As the title says, I’ve been having a most weird server experience, culminating in a rather fascinating and unexpected discovery.
As posted recently, I’ve been experimenting with Jupyter Notebooks using JupyterHub on Ubuntu 18.04 Server.
I started with a server built on Oracle’s VirtualBox 5.x running on my development machine, which is an Intel quad-core I7 with 16GB of memory and a couple of smaller SSDs. I gave the virtual Ubuntu 8GB of memory and 2 cores, plus 64GB of disk space. This is where I cut my teeth on installing Jupyter, first locally, then JupyterLabs then JupyterHub (again locally) before finally installing JH globally. On the way I learned quite a lot, and took these lessons to all other platforms via some detailed documents I wrote.
The first Ubuntu was desktop, complete with lots of X-type stuff. It was fast, it was good, but I wanted a more “dedicated” server.
My second server was Ubuntu server running on my Windows Server 2008 R2 file server. It’s a backup file server, so it wasn’t doing much. I installed Oracle VirtualBox, this time V6.0 and Ubuntu 18.04 server as I don’t need the x-stuff and wanted a lean, faster server rather than a desktop. (the iso install images are quite dramatically different in size). This machine is a quad-core Xeon of recent vintage.
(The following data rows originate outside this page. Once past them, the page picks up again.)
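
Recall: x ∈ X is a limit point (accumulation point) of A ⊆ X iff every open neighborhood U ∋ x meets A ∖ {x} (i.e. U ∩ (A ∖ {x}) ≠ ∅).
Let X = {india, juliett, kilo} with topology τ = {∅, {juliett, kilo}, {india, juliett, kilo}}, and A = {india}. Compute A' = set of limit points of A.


A' = ∅

For each x ∈ X, list the open sets U ∈ τ with x ∈ U, then check whether U ∩ (A ∖ {x}) ≠ ∅ for every such U.
  x = india: open {india, juliett, kilo} ∋ x has {india, juliett, kilo} ∩ (A ∖ {india}) = ∅, so x is NOT a limit point.
  x = juliett: open {juliett, kilo} ∋ x has {juliett, kilo} ∩ (A ∖ {juliett}) = ∅, so x is NOT a limit point.
  x = kilo: open {juliett, kilo} ∋ x has {juliett, kilo} ∩ (A ∖ {kilo}) = ∅, so x is NOT a limit point.
Collecting: A' = ∅.


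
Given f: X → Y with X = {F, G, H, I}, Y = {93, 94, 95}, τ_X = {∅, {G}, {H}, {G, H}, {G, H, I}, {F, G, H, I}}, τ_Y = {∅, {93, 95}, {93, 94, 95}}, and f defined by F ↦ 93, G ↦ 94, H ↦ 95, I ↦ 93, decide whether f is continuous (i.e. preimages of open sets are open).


f is NOT continuous.

Compute f^{-1}(U) for each U ∈ τ_Y:
  U = ∅: f^{-1}(U) = ∅ ∈ τ_X ✓.
  U = {93, 95}: f^{-1}(U) = {F, H, I} ∉ τ_X ✗.
  U = {93, 94, 95}: f^{-1}(U) = {F, G, H, I} ∈ τ_X ✓.
Found U = {93, 95} with f^{-1}(U) = {F, H, I} not in τ_X. Therefore f is NOT continuous.


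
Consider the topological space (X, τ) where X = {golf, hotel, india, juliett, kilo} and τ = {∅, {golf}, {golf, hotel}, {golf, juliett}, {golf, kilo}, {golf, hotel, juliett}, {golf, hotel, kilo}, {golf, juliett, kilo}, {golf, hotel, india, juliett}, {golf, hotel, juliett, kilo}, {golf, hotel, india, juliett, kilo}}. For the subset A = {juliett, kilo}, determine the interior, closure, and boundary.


int(A) = ∅, cl(A) = {india, juliett, kilo}, ∂A = {india, juliett, kilo}.

Closed sets in (X, τ) are complements of opens:
  closed(X, τ) = {∅, {india}, {kilo}, {hotel, india}, {india, juliett}, {india, kilo}, {hotel, india, juliett}, {hotel, india, kilo}, {india, juliett, kilo}, {hotel, india, juliett, kilo}, {golf, hotel, india, juliett, kilo}}.
int(A) = ⋃ {U ∈ τ : U ⊆ A}. Opens contained in A: ∅.
Taking the union of these: int(A) = ∅.
cl(A) = ⋂ {C closed : A ⊆ C}. Closed sets containing A: {india, juliett, kilo}, {hotel, india, juliett, kilo}, {golf, hotel, india, juliett, kilo}.
Intersecting these: cl(A) = {india, juliett, kilo}.
∂A = cl(A) ∖ int(A) = {india, juliett, kilo} ∖ ∅ = {india, juliett, kilo}.


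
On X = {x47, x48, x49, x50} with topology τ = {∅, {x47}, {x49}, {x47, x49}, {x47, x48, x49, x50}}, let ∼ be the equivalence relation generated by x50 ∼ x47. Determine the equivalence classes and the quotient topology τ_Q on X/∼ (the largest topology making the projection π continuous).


X/∼ = {[x47=x50], [x48], [x49]}; |τ_Q| = 3.

Equivalence classes: [x47=x50], [x48], [x49].
Quotient map π: X → X/∼ sends x47 ↦ [x47=x50], x48 ↦ [x48], x49 ↦ [x49], x50 ↦ [x47=x50].
For each subset V ⊆ X/∼, compute π^{-1}(V) ⊆ X and check whether π^{-1}(V) ∈ τ. V is open in τ_Q iff π^{-1}(V) ∈ τ.
  V = {}: π^{-1}(V) = ∅ ∈ τ ✓.
  V = {[x47=x50]}: π^{-1}(V) = {x47, x50} ∉ τ ✗.
  V = {[x48]}: π^{-1}(V) = {x48} ∉ τ ✗.
  V = {[x47=x50], [x48]}: π^{-1}(V) = {x47, x48, x50} ∉ τ ✗.
  V = {[x49]}: π^{-1}(V) = {x49} ∈ τ ✓.
  V = {[x47=x50], [x49]}: π^{-1}(V) = {x47, x49, x50} ∉ τ ✗.
  V = {[x48], [x49]}: π^{-1}(V) = {x48, x49} ∉ τ ✗.
  V = {[x47=x50], [x48], [x49]}: π^{-1}(V) = {x47, x48, x49, x50} ∈ τ ✓.
Open sets in the quotient: τ_Q = {{}, {[x49]}, {[x47=x50], [x48], [x49]}} (3 elements).


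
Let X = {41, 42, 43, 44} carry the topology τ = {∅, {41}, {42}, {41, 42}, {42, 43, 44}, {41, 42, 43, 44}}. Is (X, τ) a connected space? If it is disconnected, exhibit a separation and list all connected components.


(X, τ) is disconnected; components = [{41}, {42, 43, 44}].

Find clopen sets (U ∈ τ with X ∖ U ∈ τ):
  U = ∅, X ∖ U = {41, 42, 43, 44} — both open, so U is clopen.
  U = {41}, X ∖ U = {42, 43, 44} — both open, so U is clopen.
  U = {42, 43, 44}, X ∖ U = {41} — both open, so U is clopen.
  U = {41, 42, 43, 44}, X ∖ U = ∅ — both open, so U is clopen.
Nontrivial clopen(s) exist: e.g. {41}. So (X, τ) is disconnected.
Compute connected components by grouping points that agree on all clopens:
  component: {41}
  component: {42, 43, 44}


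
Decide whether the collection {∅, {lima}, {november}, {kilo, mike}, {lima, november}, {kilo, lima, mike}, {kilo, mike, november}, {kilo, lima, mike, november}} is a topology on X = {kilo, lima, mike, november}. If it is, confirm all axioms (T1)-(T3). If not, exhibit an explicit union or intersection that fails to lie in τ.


τ IS a topology on X.

Axiom (T1): ∅ ∈ τ? Yes; X ∈ τ? Yes.
Axiom (T2/T3): check pairwise unions and intersections of members of τ.
All pairwise intersections and unions checked — each lies in τ. Therefore τ satisfies (T1), (T2), (T3): it IS a topology on X.


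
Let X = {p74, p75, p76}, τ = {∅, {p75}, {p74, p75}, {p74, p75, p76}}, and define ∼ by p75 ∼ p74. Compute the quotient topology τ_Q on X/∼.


X/∼ = {[p74=p75], [p76]}; |τ_Q| = 3.

Equivalence classes: [p74=p75], [p76].
Quotient map π: X → X/∼ sends p74 ↦ [p74=p75], p75 ↦ [p74=p75], p76 ↦ [p76].
For each subset V ⊆ X/∼, compute π^{-1}(V) ⊆ X and check whether π^{-1}(V) ∈ τ. V is open in τ_Q iff π^{-1}(V) ∈ τ.
  V = {}: π^{-1}(V) = ∅ ∈ τ ✓.
  V = {[p74=p75]}: π^{-1}(V) = {p74, p75} ∈ τ ✓.
  V = {[p76]}: π^{-1}(V) = {p76} ∉ τ ✗.
  V = {[p74=p75], [p76]}: π^{-1}(V) = {p74, p75, p76} ∈ τ ✓.
Open sets in the quotient: τ_Q = {{}, {[p74=p75]}, {[p74=p75], [p76]}} (3 elements).


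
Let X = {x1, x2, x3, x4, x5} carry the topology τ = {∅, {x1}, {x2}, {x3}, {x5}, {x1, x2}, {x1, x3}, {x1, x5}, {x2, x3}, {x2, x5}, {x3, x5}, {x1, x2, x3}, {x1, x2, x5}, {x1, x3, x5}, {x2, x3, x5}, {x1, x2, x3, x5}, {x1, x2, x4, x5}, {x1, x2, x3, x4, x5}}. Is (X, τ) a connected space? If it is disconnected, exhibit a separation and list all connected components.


(X, τ) is disconnected; components = [{x3}, {x1, x2, x4, x5}].

Find clopen sets (U ∈ τ with X ∖ U ∈ τ):
  U = ∅, X ∖ U = {x1, x2, x3, x4, x5} — both open, so U is clopen.
  U = {x3}, X ∖ U = {x1, x2, x4, x5} — both open, so U is clopen.
  U = {x1, x2, x4, x5}, X ∖ U = {x3} — both open, so U is clopen.
  U = {x1, x2, x3, x4, x5}, X ∖ U = ∅ — both open, so U is clopen.
Nontrivial clopen(s) exist: e.g. {x1, x2, x4, x5}. So (X, τ) is disconnected.
Compute connected components by grouping points that agree on all clopens:
  component: {x3}
  component: {x1, x2, x4, x5}


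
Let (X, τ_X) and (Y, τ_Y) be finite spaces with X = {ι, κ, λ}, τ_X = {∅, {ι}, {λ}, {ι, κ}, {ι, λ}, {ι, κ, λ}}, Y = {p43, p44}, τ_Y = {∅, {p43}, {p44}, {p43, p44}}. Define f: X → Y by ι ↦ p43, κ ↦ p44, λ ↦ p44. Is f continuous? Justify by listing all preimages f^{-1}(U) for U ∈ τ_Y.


f is NOT continuous.

Compute f^{-1}(U) for each U ∈ τ_Y:
  U = ∅: f^{-1}(U) = ∅ ∈ τ_X ✓.
  U = {p43}: f^{-1}(U) = {ι} ∈ τ_X ✓.
  U = {p44}: f^{-1}(U) = {κ, λ} ∉ τ_X ✗.
  U = {p43, p44}: f^{-1}(U) = {ι, κ, λ} ∈ τ_X ✓.
Found U = {p44} with f^{-1}(U) = {κ, λ} not in τ_X. Therefore f is NOT continuous.


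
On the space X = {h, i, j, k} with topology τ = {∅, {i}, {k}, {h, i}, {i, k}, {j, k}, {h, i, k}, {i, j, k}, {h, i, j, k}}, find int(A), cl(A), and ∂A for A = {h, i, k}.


int(A) = {h, i, k}, cl(A) = {h, i, j, k}, ∂A = {j}.

Closed sets in (X, τ) are complements of opens:
  closed(X, τ) = {∅, {h}, {j}, {h, i}, {h, j}, {j, k}, {h, i, j}, {h, j, k}, {h, i, j, k}}.
int(A) = ⋃ {U ∈ τ : U ⊆ A}. Opens contained in A: ∅, {i}, {k}, {h, i}, {i, k}, {h, i, k}.
Taking the union of these: int(A) = {h, i, k}.
cl(A) = ⋂ {C closed : A ⊆ C}. Closed sets containing A: {h, i, j, k}.
Intersecting these: cl(A) = {h, i, j, k}.
∂A = cl(A) ∖ int(A) = {h, i, j, k} ∖ {h, i, k} = {j}.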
he server only had 8GB physical memory, so I could only give the virtual server 4GB. As a result, it was very slow.
About that time I resurrected a ‘pizza box’ 1U quad-core Xeon server that also had 8GB of memory (it was the max for that vintage machine). As this was a dedicated box, I could install Ubuntu 18.04 server as the native OS and give it all the memory. After installing JupyterHub, it seemed… VERY sluggish. Opening notebooks took a very long time (minutes) and sometimes they would not open at all. I experienced problems connecting to the kernel, and it was just very frustrating.
I’d deleted both virtual machines, so decided to try another on the development I7 box. Giving it 8GB, 2 cores and 64GB disk as before, I installed JupyterHub.
At this point, I have two almost identical servers, with the same memory. The quad-Xeon has 4 cores, the virtual I7 has only 2, but otherwise things are very close.
And here came the unexpected surprise. The I7 virtualmachine is easily 10x faster to my perception than the Xeon. It’s truly a night and day difference. Where the Xeon is sluggish to open notebooks and connect the kernel (if it even succeeds), the I7-virtual is quick and responsive. Editing notebooks is a joy, instead of a grind. Things are quick, kernels don’t die and it’s just a totally different environment.
Yet aside from hardware, everything about the installs is identical. Even the notebooks come from the same github repo, so are identical.
Today I ran some benchmark tests on both machines, and every test shows the I7-virtual machine (with 2 cores) is double the speed of the quad-core xeon with 4 cores. It’s astounding.